Thank you all for your responses!

Although you had different ways of expressing it, I think I am hearing from most of you that HD 16:9 content is converted to 480i 4:3 for output to TV2... or it can be displayed as 16:9 content in a letterbox. If that is true, then I am disappointed and I'm not sure I want to invest in a 37" 16:9 LCD for TV2. :nono2:

AVJohnnie, I think you are saying that if I "letterbox" the TV2 output, it may fill my 16:9 screen with a 480i image (downconverted from HD). That is what I am after. But I don't think I'll be nearly as happy if it is an image that has been shrunken to a letterbox by the 622, then zoom'ed artificially by the TV2 software..... that is bound to diminish the quality of the image. But you sound happy with your image; am I interpreting that correctly?

Thanks for your help!
jimmy


----------



## AVJohnnie (Jul 27, 2004)

jwmsr said:


> AVJohnnie, I think you are saying that if I "letterbox" the TV2 output, it may fill my 16:9 screen with a 480i image (downconverted from HD). That is what I am after. But I don't think I'll be nearly as happy if it is an image that has been shrunken to a letterbox by the 622, then zoom'ed artificially by the TV2 software..... that is bound to diminish the quality of the image. But you sound happy with your image; am I interpreting that correctly?
> 
> Thanks for your help!
> jimmy


Basically correct&#8230; By setting it to letterbox, you will retain the original 16x9 format of the content. However as part of the down-res they also shrink the entire image so that on an un-zoomed wide aspect set this will appear aspect correct, but shrunk-in on all sides leaving black bars.

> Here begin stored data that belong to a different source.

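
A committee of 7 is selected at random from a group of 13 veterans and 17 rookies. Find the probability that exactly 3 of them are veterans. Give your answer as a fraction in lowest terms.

1309/3915

Total number of selections: C(30,7) = 2035800.
Selections with exactly 3 veterans: choose 3 of the 13 veterans and 4 of the 17 rookies, C(13,3)·C(17,4) = 286·2380 = 680680.
Probability = 680680/2035800 = 1309/3915.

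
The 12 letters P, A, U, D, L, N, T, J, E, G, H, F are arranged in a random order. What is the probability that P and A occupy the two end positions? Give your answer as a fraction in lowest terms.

1/66

There are 12! = 479001600 arrangements.
Place P and A at the ends in 2 ways, arrange the remaining 10 in 10! = 3628800 ways: 2·3628800 = 7257600.
Probability = 7257600/479001600 = 1/66.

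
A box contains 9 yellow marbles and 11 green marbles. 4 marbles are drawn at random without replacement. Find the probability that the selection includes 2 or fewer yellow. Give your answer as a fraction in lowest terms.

Total selections: C(20,4) = 4845.
Count the complement (more than 2 yellow): C(9,3)·C(11,1) + C(9,4)·C(11,0) = 924 + 126 = 1050.
Probability = 1 − 1050/4845 = 3795/4845 = 253/323.

253/323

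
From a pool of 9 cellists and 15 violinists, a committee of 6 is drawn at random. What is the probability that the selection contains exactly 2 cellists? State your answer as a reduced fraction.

1755/4807

The sample space is all 6-subsets of the 24: C(24,6) = 134596.
Selections with exactly 2 cellists: choose 2 of the 9 cellists and 4 of the 15 violinists, C(9,2)·C(15,4) = 36·1365 = 49140.
Probability = 49140/134596 = 1755/4807.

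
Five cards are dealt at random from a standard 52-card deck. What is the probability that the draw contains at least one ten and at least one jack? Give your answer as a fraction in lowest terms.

6509/64974

There are C(52,5) = 2598960 possible draws.
By inclusion-exclusion on the complements, draws missing all tens or all jacks: C(48,5) + C(48,5) − C(44,5) = 1712304 + 1712304 − 1086008 = 2338600.
So draws with at least one of each: 2598960 − 2338600 = 260360, probability 260360/2598960 = 6509/64974.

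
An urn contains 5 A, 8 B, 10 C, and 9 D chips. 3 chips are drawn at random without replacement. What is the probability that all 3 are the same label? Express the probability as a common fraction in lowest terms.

27/496

There are C(32,3) = 4960 ways to draw 3 chips.
All same label: C(5,3) + C(8,3) + C(10,3) + C(9,3) = 10 + 56 + 120 + 84 = 270.
Probability = 270/4960 = 27/496.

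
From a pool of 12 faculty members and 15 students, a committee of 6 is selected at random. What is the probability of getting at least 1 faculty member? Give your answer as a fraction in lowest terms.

Total selections: C(27,6) = 296010.
The complement is all 6 are students: C(15,6) = 5005.
Probability = 1 − 5005/296010 = 291005/296010 = 407/414.

407/414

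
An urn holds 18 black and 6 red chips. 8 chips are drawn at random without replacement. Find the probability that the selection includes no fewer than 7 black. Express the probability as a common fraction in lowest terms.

Total selections: C(24,8) = 735471.
Favorable selections (no fewer than 7 black): C(18,7)·C(6,1) + C(18,8)·C(6,0) = 190944 + 43758 = 234702.
Probability = 234702/735471 = 1534/4807.

1534/4807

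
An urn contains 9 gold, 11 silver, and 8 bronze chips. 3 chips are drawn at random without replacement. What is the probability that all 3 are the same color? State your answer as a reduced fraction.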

By then enlarging the image using your set's zoom modes, the image will (mostly) refill to the extremities of the viewing area. This of course depends on the actual content - i.e.: 1.85:1 should mostly fill the viewing area with no bars while 2.35:1 content is likely to still leave top/bottom bars unless you zoom to a level that again crops the left/right sides.

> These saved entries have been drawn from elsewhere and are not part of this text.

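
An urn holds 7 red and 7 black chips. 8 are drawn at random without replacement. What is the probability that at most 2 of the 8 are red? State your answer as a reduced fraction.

Total selections: C(14,8) = 3003.
Favorable selections (at most 2 red): C(7,1)·C(7,7) + C(7,2)·C(7,6) = 7 + 147 = 154.
Probability = 154/3003 = 2/39.

2/39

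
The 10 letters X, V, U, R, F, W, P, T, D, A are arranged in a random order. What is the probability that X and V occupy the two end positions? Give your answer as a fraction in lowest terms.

There are 10! = 3628800 arrangements.
Place X and V at the ends in 2 ways, arrange the remaining 8 in 8! = 40320 ways: 2·40320 = 80640.
Probability = 80640/3628800 = 1/45.

1/45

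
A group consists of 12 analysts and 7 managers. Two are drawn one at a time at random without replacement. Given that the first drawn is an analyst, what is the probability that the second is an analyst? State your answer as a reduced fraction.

After removing one analyst, 18 remain: 11 analysts and 7 managers.
So the probability the next is an analyst is 11/18.

11/18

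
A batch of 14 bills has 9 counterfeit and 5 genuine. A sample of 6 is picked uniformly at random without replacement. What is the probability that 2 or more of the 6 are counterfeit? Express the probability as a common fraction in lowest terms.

998/1001

There are C(14,6) = 3003 ways to choose the 6.
The complement is exactly 1 counterfeit: C(9,1)·C(5,5) = 9.
Probability = 1 − 9/3003 = 2994/3003 = 998/1001.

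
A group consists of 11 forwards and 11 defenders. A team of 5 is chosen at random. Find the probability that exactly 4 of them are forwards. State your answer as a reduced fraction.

The sample space is all 5-subsets of the 22: C(22,5) = 26334.
Selections with exactly 4 forwards: choose 4 of the 11 forwards and 1 of the 11 defenders, C(11,4)·C(11,1) = 330·11 = 3630.
Probability = 3630/26334 = 55/399.

55/399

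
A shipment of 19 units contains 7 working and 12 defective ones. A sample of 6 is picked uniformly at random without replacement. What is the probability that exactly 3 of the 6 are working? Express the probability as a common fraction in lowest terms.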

And BTW -- For a couple of months before deciding to lease my second 622, I was doing this with my Philips 37" HD LCD, also with surprisingly good results. However, your mileage may vary...


----------



## Mark Lamutt (Mar 24, 2002)

Calvin386 said:


> My rant is why didn't Dish just make tv2 an HD output anyway. I would love to have my tv2 HD. I don't see where it would take some great technological leap forward to have to HD outputs on one receiver.
> 
> Dish really let me down there.


How you would you get the HD signal from TV2 out 300 to the other side of your house? Can't do it over the coax cable because the receiver would never make it to the market due to DCMA crap.


----------